Only 4% CSR funds go to save water: Jal Shakti minister Shekhawat

During India Water Week, the Union minister says even water-intensive industries dedicate only 11% of their CSR spending to water conservation

 
By Shagun Kapil
Last Updated: Thursday 26 September 2019
People must also think about multiple use of the same water too, said Union Minister for Jal Shakti Gajdendra Singh Shekhawat. Photo: Twitter

Only four per cent of funds earmarked for corporate social responsibility (CSR) funds was spent on water conservation, said Union Jal Shakti Minister Gajendra Singh Shekhawat at the sixth India Water Week celebrations in New Delhi on September 25, 2019.

“I asked for a report on this a few days ago and that’s when I came to know that only four per cent of the country’s CSR money is being used on water conservation. Even the water-intensive industries dedicate only 11 per cent of their CSR spending to it,” said Shekhawat.

The industrial sector is the third-most affected by the water crisis, the minister added while urging corporates to increase their expenditure on water. “It's a question of do or die for industries and they should think about it,” he said. 
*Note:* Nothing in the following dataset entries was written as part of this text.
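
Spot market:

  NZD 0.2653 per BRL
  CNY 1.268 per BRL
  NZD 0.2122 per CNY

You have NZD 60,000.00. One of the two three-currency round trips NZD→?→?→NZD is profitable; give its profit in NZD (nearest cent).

Profit: NZD 852.53

Profitable loop is NZD → BRL → CNY → NZD:
NZD 60,000.00 ÷ 0.2653 = BRL 226,159.07
BRL 226,159.07 × 1.268 = CNY 286,769.69
CNY 286,769.69 × 0.2122 = NZD 60,852.53
Profit = NZD 60,852.53 − NZD 60,000.00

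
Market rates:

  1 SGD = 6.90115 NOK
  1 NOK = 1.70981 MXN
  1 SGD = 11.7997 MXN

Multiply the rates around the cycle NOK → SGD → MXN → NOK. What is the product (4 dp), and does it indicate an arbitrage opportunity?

1.0000 (no arbitrage)

Around NOK → SGD → MXN → NOK: 1 ÷ 6.90115 × 11.7997 ÷ 1.70981 = 1.000004
Product ≈ 1 (deviation 0.000%, within rounding noise).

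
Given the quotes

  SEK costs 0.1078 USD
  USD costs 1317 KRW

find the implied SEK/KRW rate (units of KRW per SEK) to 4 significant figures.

1 SEK × 0.1078 = 0.1078 USD
0.1078 USD × 1317 = 141.973 KRW

SEK/KRW = 142.0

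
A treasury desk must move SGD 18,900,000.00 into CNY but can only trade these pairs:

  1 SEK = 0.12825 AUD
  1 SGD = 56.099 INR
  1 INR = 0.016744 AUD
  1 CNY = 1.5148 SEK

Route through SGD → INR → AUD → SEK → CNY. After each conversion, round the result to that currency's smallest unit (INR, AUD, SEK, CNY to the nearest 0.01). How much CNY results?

CNY 91,382,591.31

SGD 18,900,000.00 × 56.099 = INR 1,060,271,100.00
INR 1,060,271,100.00 × 0.016744 = AUD 17,753,179.30
AUD 17,753,179.30 ÷ 0.12825 = SEK 138,426,349.32
SEK 138,426,349.32 ÷ 1.5148 = CNY 91,382,591.31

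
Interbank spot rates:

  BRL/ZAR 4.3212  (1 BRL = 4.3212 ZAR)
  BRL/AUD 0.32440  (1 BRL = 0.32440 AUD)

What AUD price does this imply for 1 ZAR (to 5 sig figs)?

1 ZAR ÷ 4.3212 = 0.231417 BRL
0.231417 BRL × 0.32440 = 0.0750717 AUD

ZAR/AUD = 0.075072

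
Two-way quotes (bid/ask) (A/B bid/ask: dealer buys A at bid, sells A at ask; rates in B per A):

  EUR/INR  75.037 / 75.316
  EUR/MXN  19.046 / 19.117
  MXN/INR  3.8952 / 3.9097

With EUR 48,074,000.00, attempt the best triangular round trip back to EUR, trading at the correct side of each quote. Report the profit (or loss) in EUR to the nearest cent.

Best loop EUR → INR → MXN → EUR:
EUR 48,074,000.00 × 75.037 (sell EUR at bid) = INR 3,607,328,738.00
INR 3,607,328,738.00 ÷ 3.9097 (buy MXN at ask) = MXN 922,661,262.50
MXN 922,661,262.50 ÷ 19.117 (buy EUR at ask) = EUR 48,263,914.97

Net profit: EUR 189,914.97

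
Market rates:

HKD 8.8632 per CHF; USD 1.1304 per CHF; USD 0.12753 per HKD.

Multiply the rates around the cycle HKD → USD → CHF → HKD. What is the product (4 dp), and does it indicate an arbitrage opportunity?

0.9999 (no arbitrage)

Around HKD → USD → CHF → HKD: 1 × 0.12753 ÷ 1.1304 × 8.8632 = 0.999933
Product ≈ 1 (deviation 0.007%, within rounding noise).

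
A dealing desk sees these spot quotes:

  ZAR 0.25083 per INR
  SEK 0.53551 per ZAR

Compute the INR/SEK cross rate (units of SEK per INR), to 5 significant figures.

1 INR × 0.25083 = 0.25083 ZAR
0.25083 ZAR × 0.53551 = 0.134322 SEK

INR/SEK = 0.13432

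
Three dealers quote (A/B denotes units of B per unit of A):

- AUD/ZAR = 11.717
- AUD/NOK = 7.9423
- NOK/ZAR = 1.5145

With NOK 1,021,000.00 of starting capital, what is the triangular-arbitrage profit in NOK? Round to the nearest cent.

Profit: NOK 27,153.47

Profitable loop is NOK → ZAR → AUD → NOK:
NOK 1,021,000.00 × 1.5145 = ZAR 1,546,304.50
ZAR 1,546,304.50 ÷ 11.717 = AUD 131,971.03
AUD 131,971.03 × 7.9423 = NOK 1,048,153.47
Profit = NOK 1,048,153.47 − NOK 1,021,000.00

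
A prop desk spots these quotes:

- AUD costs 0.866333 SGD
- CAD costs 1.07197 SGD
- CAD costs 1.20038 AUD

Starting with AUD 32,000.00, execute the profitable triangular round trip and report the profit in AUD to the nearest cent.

Profitable loop is AUD → CAD → SGD → AUD:
AUD 32,000.00 ÷ 1.20038 = CAD 26,658.22
CAD 26,658.22 × 1.07197 = SGD 28,576.82
SGD 28,576.82 ÷ 0.866333 = AUD 32,985.95
Profit = AUD 32,985.95 − AUD 32,000.00

Profit: AUD 985.95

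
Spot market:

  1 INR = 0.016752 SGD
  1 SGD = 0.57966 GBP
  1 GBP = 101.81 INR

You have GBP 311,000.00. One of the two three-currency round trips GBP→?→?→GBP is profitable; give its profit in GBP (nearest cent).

Profit: GBP 3,579.16

Profitable loop is GBP → SGD → INR → GBP:
GBP 311,000.00 ÷ 0.57966 = SGD 536,521.41
SGD 536,521.41 ÷ 0.016752 = INR 32,027,304.75
INR 32,027,304.75 ÷ 101.81 = GBP 314,579.16
Profit = GBP 314,579.16 − GBP 311,000.00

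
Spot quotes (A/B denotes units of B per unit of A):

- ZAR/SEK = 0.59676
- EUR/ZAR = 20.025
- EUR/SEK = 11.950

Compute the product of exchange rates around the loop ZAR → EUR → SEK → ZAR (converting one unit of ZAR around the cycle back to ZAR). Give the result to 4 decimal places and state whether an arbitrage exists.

Around ZAR → EUR → SEK → ZAR: 1 ÷ 20.025 × 11.950 ÷ 0.59676 = 0.999990
Product ≈ 1 (deviation 0.001%, within rounding noise).

1.0000 (no arbitrage)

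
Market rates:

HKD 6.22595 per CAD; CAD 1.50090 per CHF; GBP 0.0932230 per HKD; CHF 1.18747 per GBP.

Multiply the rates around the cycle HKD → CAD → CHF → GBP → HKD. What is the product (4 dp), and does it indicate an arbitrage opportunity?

0.9667 (arbitrage exists)

Around HKD → CAD → CHF → GBP → HKD: 1 ÷ 6.22595 ÷ 1.50090 ÷ 1.18747 ÷ 0.0932230 = 0.966712
Product < 1; profitable direction is HKD → GBP → CHF → CAD → HKD.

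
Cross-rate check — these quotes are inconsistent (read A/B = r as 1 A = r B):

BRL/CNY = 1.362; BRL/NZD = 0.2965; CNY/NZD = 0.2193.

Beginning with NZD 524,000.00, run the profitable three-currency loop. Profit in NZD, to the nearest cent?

Profit: NZD 3,864.35

Profitable loop is NZD → BRL → CNY → NZD:
NZD 524,000.00 ÷ 0.2965 = BRL 1,767,284.99
BRL 1,767,284.99 × 1.362 = CNY 2,407,042.16
CNY 2,407,042.16 × 0.2193 = NZD 527,864.35
Profit = NZD 527,864.35 − NZD 524,000.00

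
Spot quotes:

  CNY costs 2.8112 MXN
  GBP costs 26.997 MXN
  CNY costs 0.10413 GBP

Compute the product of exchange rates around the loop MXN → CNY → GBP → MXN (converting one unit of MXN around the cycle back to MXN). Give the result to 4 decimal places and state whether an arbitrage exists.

1.0000 (no arbitrage)

Around MXN → CNY → GBP → MXN: 1 ÷ 2.8112 × 0.10413 × 26.997 = 0.999999
Product ≈ 1 (deviation 0.000%, within rounding noise).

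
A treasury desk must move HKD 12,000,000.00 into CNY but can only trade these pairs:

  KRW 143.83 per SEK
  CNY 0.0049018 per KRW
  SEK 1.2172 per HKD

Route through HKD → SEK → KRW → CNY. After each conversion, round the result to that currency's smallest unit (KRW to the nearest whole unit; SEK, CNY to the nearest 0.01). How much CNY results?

HKD 12,000,000.00 × 1.2172 = SEK 14,606,400.00
SEK 14,606,400.00 × 143.83 = KRW 2,100,838,512
KRW 2,100,838,512 × 0.0049018 = CNY 10,297,890.22

CNY 10,297,890.22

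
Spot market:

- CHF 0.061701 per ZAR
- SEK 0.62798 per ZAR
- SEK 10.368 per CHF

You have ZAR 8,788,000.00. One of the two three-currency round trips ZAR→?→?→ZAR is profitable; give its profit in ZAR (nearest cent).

Profit: ZAR 164,234.03

Profitable loop is ZAR → CHF → SEK → ZAR:
ZAR 8,788,000.00 × 0.061701 = CHF 542,228.39
CHF 542,228.39 × 10.368 = SEK 5,621,823.93
SEK 5,621,823.93 ÷ 0.62798 = ZAR 8,952,234.03
Profit = ZAR 8,952,234.03 − ZAR 8,788,000.00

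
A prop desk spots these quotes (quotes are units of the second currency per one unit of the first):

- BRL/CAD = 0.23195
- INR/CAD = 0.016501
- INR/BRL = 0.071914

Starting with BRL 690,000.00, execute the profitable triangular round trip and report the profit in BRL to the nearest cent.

Profitable loop is BRL → CAD → INR → BRL:
BRL 690,000.00 × 0.23195 = CAD 160,045.50
CAD 160,045.50 ÷ 0.016501 = INR 9,699,139.45
INR 9,699,139.45 × 0.071914 = BRL 697,503.91
Profit = BRL 697,503.91 − BRL 690,000.00

Profit: BRL 7,503.91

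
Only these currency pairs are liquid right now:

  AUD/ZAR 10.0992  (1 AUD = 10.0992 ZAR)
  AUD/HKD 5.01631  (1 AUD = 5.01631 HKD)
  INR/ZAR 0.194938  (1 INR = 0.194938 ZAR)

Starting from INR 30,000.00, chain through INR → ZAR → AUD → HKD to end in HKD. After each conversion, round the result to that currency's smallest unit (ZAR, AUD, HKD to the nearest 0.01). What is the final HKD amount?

INR 30,000.00 × 0.194938 = ZAR 5,848.14
ZAR 5,848.14 ÷ 10.0992 = AUD 579.07
AUD 579.07 × 5.01631 = HKD 2,904.79

HKD 2,904.79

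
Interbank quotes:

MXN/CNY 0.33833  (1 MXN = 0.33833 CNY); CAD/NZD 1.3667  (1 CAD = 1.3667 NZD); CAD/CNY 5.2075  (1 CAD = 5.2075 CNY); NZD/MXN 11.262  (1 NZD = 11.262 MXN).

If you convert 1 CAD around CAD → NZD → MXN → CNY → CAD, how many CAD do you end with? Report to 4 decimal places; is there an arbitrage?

Around CAD → NZD → MXN → CNY → CAD: 1 × 1.3667 × 11.262 × 0.33833 ÷ 5.2075 = 1.000000
Product ≈ 1 (deviation 0.000%, within rounding noise).

1.0000 (no arbitrage)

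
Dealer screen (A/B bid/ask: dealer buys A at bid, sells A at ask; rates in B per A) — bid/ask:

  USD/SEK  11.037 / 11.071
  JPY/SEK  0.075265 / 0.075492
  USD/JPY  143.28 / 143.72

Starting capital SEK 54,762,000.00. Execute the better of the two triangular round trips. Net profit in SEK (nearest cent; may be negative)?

Net profit: SEK 945,312.05

Best loop SEK → JPY → USD → SEK:
SEK 54,762,000.00 ÷ 0.075492 (buy JPY at ask) = JPY 725,401,367
JPY 725,401,367 ÷ 143.72 (buy USD at ask) = USD 5,047,323.73
USD 5,047,323.73 × 11.037 (sell USD at bid) = SEK 55,707,312.05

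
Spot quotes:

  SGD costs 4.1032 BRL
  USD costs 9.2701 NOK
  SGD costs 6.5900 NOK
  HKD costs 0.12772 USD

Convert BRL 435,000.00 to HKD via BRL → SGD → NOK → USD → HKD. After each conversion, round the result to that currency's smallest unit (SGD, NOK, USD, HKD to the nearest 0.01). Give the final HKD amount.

BRL 435,000.00 ÷ 4.1032 = SGD 106,014.82
SGD 106,014.82 × 6.5900 = NOK 698,637.66
NOK 698,637.66 ÷ 9.2701 = USD 75,364.63
USD 75,364.63 ÷ 0.12772 = HKD 590,076.97

HKD 590,076.97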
In this time of crisis, besides reusing water, people must also think about multiple use of the same water, he said.

“Every drop counts and only water harvesting won’t work. It's time for water conservation and judicious use of water to make India water secure. We have contaminated all our water sources. We have to take care of our traditional water sources and revive them as well as the new ones,” said Shekhawat.

Even as states are making progress in water management, the overall performance remains well below what is required to adequately tackle India’s water challenges, highlighted the second-edition of Niti Aayog’s Comprehensive Water Management Index 2019.
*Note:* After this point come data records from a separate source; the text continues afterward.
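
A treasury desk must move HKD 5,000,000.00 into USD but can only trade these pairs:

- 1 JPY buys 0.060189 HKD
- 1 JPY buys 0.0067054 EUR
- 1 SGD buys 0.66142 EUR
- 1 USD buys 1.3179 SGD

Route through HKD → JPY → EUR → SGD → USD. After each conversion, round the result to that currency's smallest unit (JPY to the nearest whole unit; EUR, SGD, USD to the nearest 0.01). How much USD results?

HKD 5,000,000.00 ÷ 0.060189 = JPY 83,071,658
JPY 83,071,658 × 0.0067054 = EUR 557,028.70
EUR 557,028.70 ÷ 0.66142 = SGD 842,170.94
SGD 842,170.94 ÷ 1.3179 = USD 639,024.92

USD 639,024.92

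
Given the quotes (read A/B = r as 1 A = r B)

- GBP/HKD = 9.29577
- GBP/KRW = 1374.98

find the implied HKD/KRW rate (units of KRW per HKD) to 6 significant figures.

1 HKD ÷ 9.29577 = 0.107576 GBP
0.107576 GBP × 1374.98 = 147.915 KRW

HKD/KRW = 147.915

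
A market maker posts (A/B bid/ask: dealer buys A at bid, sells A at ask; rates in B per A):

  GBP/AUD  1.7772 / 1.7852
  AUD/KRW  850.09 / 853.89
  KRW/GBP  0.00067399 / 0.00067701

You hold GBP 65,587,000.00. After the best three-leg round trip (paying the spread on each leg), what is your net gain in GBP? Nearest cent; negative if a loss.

Best loop GBP → AUD → KRW → GBP:
GBP 65,587,000.00 × 1.7772 (sell GBP at bid) = AUD 116,561,216.40
AUD 116,561,216.40 × 850.09 (sell AUD at bid) = KRW 99,087,524,449
KRW 99,087,524,449 × 0.00067399 (sell KRW at bid) = GBP 66,784,000.60

Net profit: GBP 1,197,000.60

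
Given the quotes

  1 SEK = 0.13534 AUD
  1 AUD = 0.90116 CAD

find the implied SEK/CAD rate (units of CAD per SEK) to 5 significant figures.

1 SEK × 0.13534 = 0.13534 AUD
0.13534 AUD × 0.90116 = 0.121963 CAD

SEK/CAD = 0.12196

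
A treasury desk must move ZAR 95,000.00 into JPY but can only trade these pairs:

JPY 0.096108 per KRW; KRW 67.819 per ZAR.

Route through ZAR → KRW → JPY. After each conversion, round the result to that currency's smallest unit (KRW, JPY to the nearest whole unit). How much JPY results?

JPY 619,205

ZAR 95,000.00 × 67.819 = KRW 6,442,805
KRW 6,442,805 × 0.096108 = JPY 619,205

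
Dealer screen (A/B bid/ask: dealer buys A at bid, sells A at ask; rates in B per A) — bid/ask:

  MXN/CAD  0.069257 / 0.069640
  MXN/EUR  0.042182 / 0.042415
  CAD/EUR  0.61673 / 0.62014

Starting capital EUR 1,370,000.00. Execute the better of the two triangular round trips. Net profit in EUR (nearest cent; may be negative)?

Best loop EUR → MXN → CAD → EUR:
EUR 1,370,000.00 ÷ 0.042415 (buy MXN at ask) = MXN 32,299,893.91
MXN 32,299,893.91 × 0.069257 (sell MXN at bid) = CAD 2,236,993.75
CAD 2,236,993.75 × 0.61673 (sell CAD at bid) = EUR 1,379,621.16

Net profit: EUR 9,621.16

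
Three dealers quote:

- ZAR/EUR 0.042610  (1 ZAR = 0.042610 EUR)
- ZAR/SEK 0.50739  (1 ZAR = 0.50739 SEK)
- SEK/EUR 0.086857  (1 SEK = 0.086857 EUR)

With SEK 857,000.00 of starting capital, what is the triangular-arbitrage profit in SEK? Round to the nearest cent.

Profit: SEK 29,371.98

Profitable loop is SEK → EUR → ZAR → SEK:
SEK 857,000.00 × 0.086857 = EUR 74,436.45
EUR 74,436.45 ÷ 0.042610 = ZAR 1,746,924.41
ZAR 1,746,924.41 × 0.50739 = SEK 886,371.98
Profit = SEK 886,371.98 − SEK 857,000.00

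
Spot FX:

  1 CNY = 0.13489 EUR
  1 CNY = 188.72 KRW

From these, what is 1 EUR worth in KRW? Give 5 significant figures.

1 EUR ÷ 0.13489 = 7.41345 CNY
7.41345 CNY × 188.72 = 1399.07 KRW

EUR/KRW = 1399.1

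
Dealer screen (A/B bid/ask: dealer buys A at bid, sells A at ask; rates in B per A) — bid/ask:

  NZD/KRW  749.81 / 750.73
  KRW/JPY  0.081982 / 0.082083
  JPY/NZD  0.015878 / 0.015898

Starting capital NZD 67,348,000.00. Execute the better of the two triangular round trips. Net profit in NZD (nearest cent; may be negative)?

Net profit: NZD 1,397,649.37

Best loop NZD → JPY → KRW → NZD:
NZD 67,348,000.00 ÷ 0.015898 (buy JPY at ask) = JPY 4,236,256,133
JPY 4,236,256,133 ÷ 0.082083 (buy KRW at ask) = KRW 51,609,421,352
KRW 51,609,421,352 ÷ 750.73 (buy NZD at ask) = NZD 68,745,649.37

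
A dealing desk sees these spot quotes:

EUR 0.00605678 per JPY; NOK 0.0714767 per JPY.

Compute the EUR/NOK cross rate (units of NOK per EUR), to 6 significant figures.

EUR/NOK = 11.8011

1 EUR ÷ 0.00605678 = 165.104 JPY
165.104 JPY × 0.0714767 = 11.8011 NOK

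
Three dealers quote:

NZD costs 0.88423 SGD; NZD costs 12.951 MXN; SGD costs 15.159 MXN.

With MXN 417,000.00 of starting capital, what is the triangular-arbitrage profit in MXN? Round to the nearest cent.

Profitable loop is MXN → NZD → SGD → MXN:
MXN 417,000.00 ÷ 12.951 = NZD 32,198.29
NZD 32,198.29 × 0.88423 = SGD 28,470.69
SGD 28,470.69 × 15.159 = MXN 431,587.19
Profit = MXN 431,587.19 − MXN 417,000.00

Profit: MXN 14,587.19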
Shekhawat echoed these views by saying that rivers must not be treated as water sources.

“We did a mistake by treating rivers as water sources. they are, in fact, a path. They should have clean flowing water. We take out their clean water and put dirty contaminated water in them,” he added.

The theme of this year’s India Water Week is ‘Water cooperation: Coping with 21st Century Challenges’ and the partner countries are Japan and the European Union.

About 1,500 delegates from India and abroad are participating in the event, which is hosting 63 delegates from 28 countries.